In a close analysis of the Ryan ideas, he shows how the congressman's revisions of Medicare became the default Republican budget policy. His 2012 budget won 242 House Republicans, losing only 10 members who reckoned it didn't go far enough. He demonstrated he's not radical. He's practical.
Since Mitt Romney reintroduced Paul Ryan to the public, you can hear those who have recently discovered his ideas facing reality and echoing his criticism of the status quo, that Medicare is "unsustainable," and our deficits are creating "fiscal instability." With his bold choice, Romney forces grown-ups of both parties to think less about entitlement and more about what America's future will look like if something isn't done, and soon.
Liberals profess to be delighted. They think conservative principles and ideas make a fat and easy target. They live in a comfortable bubble where every idea but their own seems alien. Ryan has a special ability to make his argument understandable, and the Internet enables him to be heard in his own clear voice.

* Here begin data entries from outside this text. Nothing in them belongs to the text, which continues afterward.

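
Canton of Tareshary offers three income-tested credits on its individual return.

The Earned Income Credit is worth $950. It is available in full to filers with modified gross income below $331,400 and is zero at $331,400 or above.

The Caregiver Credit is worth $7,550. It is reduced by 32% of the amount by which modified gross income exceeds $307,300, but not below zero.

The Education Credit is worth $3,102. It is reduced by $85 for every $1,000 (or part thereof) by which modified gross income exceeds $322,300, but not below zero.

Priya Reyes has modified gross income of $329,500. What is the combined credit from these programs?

Earned Income Credit: $329,500 is below the $331,400 cutoff, so the full $950 applies.
Caregiver Credit: 32% of the $22,200 excess over $307,300 is $7,104; credit = $7,550 − $7,104 = $446.
Education Credit: income exceeds $322,300 by $7,200, which is 8 full-or-partial $1,000 increments; reduction = 8 × $85 = $680, leaving $2,422.
Total: $950 + $446 + $2,422 = $3,818.

$3,818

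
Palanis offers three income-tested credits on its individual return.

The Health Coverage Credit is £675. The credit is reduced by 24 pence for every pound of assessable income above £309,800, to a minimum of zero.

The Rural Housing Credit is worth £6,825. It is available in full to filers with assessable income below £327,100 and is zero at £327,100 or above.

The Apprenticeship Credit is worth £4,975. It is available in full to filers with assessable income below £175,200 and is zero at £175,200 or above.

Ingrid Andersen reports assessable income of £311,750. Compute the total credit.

£7,032

Health Coverage Credit: 24% of the £1,950 excess over £309,800 is £468; credit = £675 − £468 = £207.
Rural Housing Credit: £311,750 is below the £327,100 cutoff, so the full £6,825 applies.
Apprenticeship Credit: £311,750 meets or exceeds the £175,200 cutoff, so the credit is £0.
Total: £207 + £6,825 + £0 = £7,032.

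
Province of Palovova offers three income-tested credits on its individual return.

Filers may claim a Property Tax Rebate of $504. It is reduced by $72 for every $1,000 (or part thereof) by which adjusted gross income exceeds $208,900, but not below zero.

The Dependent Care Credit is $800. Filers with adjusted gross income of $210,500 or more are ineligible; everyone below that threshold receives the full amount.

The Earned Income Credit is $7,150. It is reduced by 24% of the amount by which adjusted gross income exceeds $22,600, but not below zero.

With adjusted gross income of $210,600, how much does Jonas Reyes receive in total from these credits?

Property Tax Rebate: income exceeds $208,900 by $1,700, which is 2 full-or-partial $1,000 increments; reduction = 2 × $72 = $144, leaving $360.
Dependent Care Credit: $210,600 meets or exceeds the $210,500 cutoff, so the credit is $0.
Earned Income Credit: 24% of the $188,000 excess over $22,600 is $45,120 ≥ base, so the credit is $0.
Total: $360 + $0 + $0 = $360.

$360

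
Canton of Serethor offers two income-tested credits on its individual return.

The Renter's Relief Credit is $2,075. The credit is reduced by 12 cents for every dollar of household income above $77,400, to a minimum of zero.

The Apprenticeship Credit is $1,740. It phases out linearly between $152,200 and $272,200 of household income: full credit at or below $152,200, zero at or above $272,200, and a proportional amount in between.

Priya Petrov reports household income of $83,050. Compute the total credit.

$3,137

Renter's Relief Credit: 12% of the $5,650 excess over $77,400 is $678; credit = $2,075 − $678 = $1,397.
Apprenticeship Credit: $83,050 is at or below the $152,200 threshold, so the full $1,740 applies.
Total: $1,397 + $1,740 = $3,137.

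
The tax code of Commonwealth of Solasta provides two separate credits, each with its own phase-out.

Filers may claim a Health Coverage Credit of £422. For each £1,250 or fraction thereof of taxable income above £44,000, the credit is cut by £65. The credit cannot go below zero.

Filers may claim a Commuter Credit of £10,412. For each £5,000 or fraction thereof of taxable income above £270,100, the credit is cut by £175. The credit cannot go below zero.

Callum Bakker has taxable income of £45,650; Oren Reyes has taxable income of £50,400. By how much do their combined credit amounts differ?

£260

Callum (£45,650): Health Coverage Credit: income exceeds £44,000 by £1,650, which is 2 full-or-partial £1,250 increments; reduction = 2 × £65 = £130, leaving £292. Commuter Credit: £45,650 is at or below the £270,100 threshold, so the full £10,412 applies. total £292 + £10,412 = £10,704
Oren (£50,400): Health Coverage Credit: income exceeds £44,000 by £6,400, which is 6 full-or-partial £1,250 increments; reduction = 6 × £65 = £390, leaving £32. Commuter Credit: £50,400 is at or below the £270,100 threshold, so the full £10,412 applies. total £32 + £10,412 = £10,444
Difference: |£10,704 − £10,444| = £260.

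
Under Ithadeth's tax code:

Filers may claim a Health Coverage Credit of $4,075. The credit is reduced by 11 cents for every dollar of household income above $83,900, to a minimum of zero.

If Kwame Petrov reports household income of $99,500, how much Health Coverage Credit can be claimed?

$2,359

Health Coverage Credit: 11% of the $15,600 excess over $83,900 is $1,716; credit = $4,075 − $1,716 = $2,359.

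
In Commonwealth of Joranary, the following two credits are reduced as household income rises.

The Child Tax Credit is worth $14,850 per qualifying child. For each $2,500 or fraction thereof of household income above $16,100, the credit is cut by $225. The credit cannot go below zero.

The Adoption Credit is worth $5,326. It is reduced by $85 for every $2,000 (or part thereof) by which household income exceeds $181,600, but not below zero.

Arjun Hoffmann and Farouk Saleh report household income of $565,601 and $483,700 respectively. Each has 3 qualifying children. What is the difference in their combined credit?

$2,250

Arjun ($565,601): Child Tax Credit: base = 3 × $14,850 = $44,550. income exceeds $16,100 by $549,501 → 220 increments × $225 = $49,500 ≥ base, so the credit is $0. Adoption Credit: income exceeds $181,600 by $384,001 → 193 increments × $85 = $16,405 ≥ base, so the credit is $0. total $0 + $0 = $0
Farouk ($483,700): Child Tax Credit: base = 3 × $14,850 = $44,550. income exceeds $16,100 by $467,600, which is 188 full-or-partial $2,500 increments; reduction = 188 × $225 = $42,300, leaving $2,250. Adoption Credit: income exceeds $181,600 by $302,100 → 152 increments × $85 = $12,920 ≥ base, so the credit is $0. total $2,250 + $0 = $2,250
Difference: |$0 − $2,250| = $2,250.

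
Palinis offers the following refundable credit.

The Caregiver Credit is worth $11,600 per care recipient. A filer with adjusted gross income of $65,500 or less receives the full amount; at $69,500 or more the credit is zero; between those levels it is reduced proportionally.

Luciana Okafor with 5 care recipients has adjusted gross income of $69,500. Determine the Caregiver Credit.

Caregiver Credit: base = 5 × $11,600 = $58,000. $69,500 is at or above $69,500, so the credit is $0.

$0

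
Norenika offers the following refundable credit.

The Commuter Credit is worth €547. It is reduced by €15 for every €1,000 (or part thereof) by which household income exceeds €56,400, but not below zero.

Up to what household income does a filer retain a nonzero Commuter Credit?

€92,400

After 36 increments the reduction is 36 × €15 = €540, leaving €7; one more increment wipes it out. Increment 36 ends at excess 36 × €1,000 = €36,000, so the highest qualifying income is €56,400 + €36,000 = €92,400.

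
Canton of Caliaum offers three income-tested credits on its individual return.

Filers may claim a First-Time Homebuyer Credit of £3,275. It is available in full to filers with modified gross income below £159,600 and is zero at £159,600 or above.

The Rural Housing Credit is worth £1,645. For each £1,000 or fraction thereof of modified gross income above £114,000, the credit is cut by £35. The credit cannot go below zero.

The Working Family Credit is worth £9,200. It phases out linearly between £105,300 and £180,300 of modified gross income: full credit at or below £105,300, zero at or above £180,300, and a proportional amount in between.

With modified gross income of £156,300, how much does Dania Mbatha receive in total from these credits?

£6,359

First-Time Homebuyer Credit: £156,300 is below the £159,600 cutoff, so the full £3,275 applies.
Rural Housing Credit: income exceeds £114,000 by £42,300, which is 43 full-or-partial £1,000 increments; reduction = 43 × £35 = £1,505, leaving £140.
Working Family Credit: £156,300 is £51,000 into a £75,000 phase-out range, leaving 24,000/75,000 of the credit: £9,200 × 24,000/75,000 = £2,944.
Total: £3,275 + £140 + £2,944 = £6,359.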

Gil Troy, a history professor at McGill University, writing in the Wilson Quarterly, urges voters not to worry that campaigns have become equal part carnival and equal part obnoxious reality television. Ultimately the campaigns develop a legitimate conversation that serves the best interests of the nation of 300 million. With Paul Ryan at the ready with facts, figures and cogent argument, that will be easier to do.
Democrats no less than Republicans understand these are serious times, and often even say so. What Mitt Romney has offered is a serious man with serious arguments about the future of our health -- not only the health of the individual, but the health of the economy and the health of the country. Granny may yet get to speak for herself, and not from the rocks at the bottom of an ad man's cliff.